For James Arnold Taylor’s characterization of Osi Sobeck, he performed the dialogue with pauses and inflection inspired by Christopher Walken’s distinctive speech patterns.
Ashley Eckstein, who ordinarily voices Ahsoka Tano, joins James Arnold Taylor, Matt Lanter, Tom Kane, Corey Burton, Cara Pifko, Phil LaMarr, and Gary Scheppke as the voice of a tactical droid. The droid, K2-B4, has been colored to match the Lola Sayu environment: purple and yellow.
K2-B4’s colors also work well as the droid’s name is a nod to crewmembers who are fans of the Los Angeles Lakers. When K2-B4’s animation model was created, the Lakers won the championship. Kobe Bryant’s number 24 translates to K2-B4.
The texture of the exterior Citadel walls is meant to be visually reminiscent of the Death Star surface when seen from afar.
During Season One, discussions about getting past droid scans led to Superising Director Dave Filoni and writer Henry Gilory developing the carbon-freezing tactic, though it never made it into an episode. Gilroy later used it in an Expanded Universe Clone Wars comic book story, The Shipyards of Doom. Its use in ‘The Citadel’ brings it to the screen.
Some of the smallest asteroids seen orbiting Lola Sayu are re-textured rocks seen floating over Mortis or Iego.
According to the screens in the Citadel orbital security stations, the Separatist shuttle that R2-D2 commands is an escort shuttle, class type B.
Even Piell is a Jedi Master first seen in Star Wars Episode I: The Phantom Menace. Piell’s short height and long ears caused many fans to speculate some sort of relation to Yoda (some called him “the pink Yoda”), but Piell is a distinct species: a Lannik. Though Even Piell is male, in the live action movie, he was portrayed by a woman: Michaela Cotrell.
Episode No.: 61 (Season 3, Episode 17) Production No.: 313 (Season 3, Episode 13) Original Air Date: February 11, 2011
“He who seeks to control fate shall never find peace.”
Written by Christian Taylor
Directed by Steward Lee
Cast:
Matt Lanter as Anakin Skywalker
Lloyd Sherr as Father
James Arnold Taylor as Obi-Wan Kenobi
Sam Witwer as Son
Ashley Eckstein as Ahsoka Tano
Liam Neeson as Qui-Gon Jinn
Dee Bradley Baker as clone troopers
Tom Kane as the narrator | Yoda
Ian Abercrombie as Darth Sidious
Catherine Taber as Padmé
Synopsis: The Jedi remain stranded on Mortis, and the Son, aligned with the dark side of the Force, renews his efforts to convert Anakin as the Jedi prepare for a decisive confrontation. Anakin is stunned by images of his dark future. The Son promises him the power to avert this destiny.

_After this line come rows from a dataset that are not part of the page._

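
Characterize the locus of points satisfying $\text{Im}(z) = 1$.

Im(z) = y where z = x + yi; the equation y = 1 is satisfied by all points with that y-coordinate
Locus: Horizontal line y = 1


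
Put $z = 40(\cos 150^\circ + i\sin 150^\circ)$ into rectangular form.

a = r cos θ = 40 * -sqrt(3)/2 = -20*sqrt(3)
b = r sin θ = 40 * 1/2 = 20
z = -20*sqrt(3) + 20i


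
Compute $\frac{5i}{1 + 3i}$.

Multiply numerator and denominator by conjugate (1 - 3i):
= (5i)(1 - 3i) / (1^2 + 3^2)
= (15 + 5i) / 10
Divide through by 5: (3 + i) / 2
= 3/2 + (1/2)i


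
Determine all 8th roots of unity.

ω_k = e^(2πik/8) = cos(2πk/8) + i sin(2πk/8) for k = 0, 1, ..., 7
Roots: 1, sqrt(2)/2 + (sqrt(2)/2)i, i, -sqrt(2)/2 + (sqrt(2)/2)i, -1, -sqrt(2)/2 - (sqrt(2)/2)i, -i, sqrt(2)/2 - (sqrt(2)/2)i


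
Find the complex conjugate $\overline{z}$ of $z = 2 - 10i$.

If z = a + bi, then conjugate(z) = a - bi
conjugate(2 - 10i) = 2 + 10i


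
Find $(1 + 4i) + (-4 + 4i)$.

(1 + (-4)) + (4 + 4)i = -3 + 8i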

The Father recognizes that the Son has broken the rules of time. He wipes Anakin’s memory of these future visions, and steals the Mortis Dagger to end the conflict. The Father impales himself, thus preventing the Son from stealing his power. The Son, stunned by this, is run through by Anakin. With all three Force-wielders destroyed, the imbalance in the Force disappears on Mortis. The three Jedi are transplanted back to the galaxy proper, apparently at the moment that they disappeared.

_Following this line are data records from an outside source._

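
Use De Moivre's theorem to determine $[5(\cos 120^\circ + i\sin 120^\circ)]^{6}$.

By De Moivre: z^n = r^n(cos(nθ) + i sin(nθ))
= 5^6(cos(6*120°) + i sin(6*120°))
= 15625(cos 0° + i sin 0°)
= 15625


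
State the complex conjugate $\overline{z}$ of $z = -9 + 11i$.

If z = a + bi, then conjugate(z) = a - bi
conjugate(-9 + 11i) = -9 - 11i


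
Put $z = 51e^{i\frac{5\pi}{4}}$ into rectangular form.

a = r cos θ = 51 * -sqrt(2)/2 = -51*sqrt(2)/2
b = r sin θ = 51 * -sqrt(2)/2 = -51*sqrt(2)/2
z = -51*sqrt(2)/2 - (51*sqrt(2)/2)i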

It is completely intentional that the Father is the only one of the three Force-wielders that vanishes upon his death as Obi-Wan and Yoda do.
The lava used in the Well of the Dark Side uses some of the same elements from Revenge of the Sith Mustafar scenes, according to effects supervisor Joel Aron
The very portable Jedi jumpseeders are based off a speeder bike concept drawings from Return of the Jedi.
Some of the concept design for the Well of the Dark Side was taken from early Ralph McQuarrie designs for subterranean levels of the Imperial Palace where Luke was going to face the Emperor deep within Coruscant in Return of the Jedi.
Ahsoka is wearing a re-purposed par of Hondo Ohnaka’s pirate goggles with the strap removed.
Hidden among the constellations etched into in the Father’s monastery is a wolf.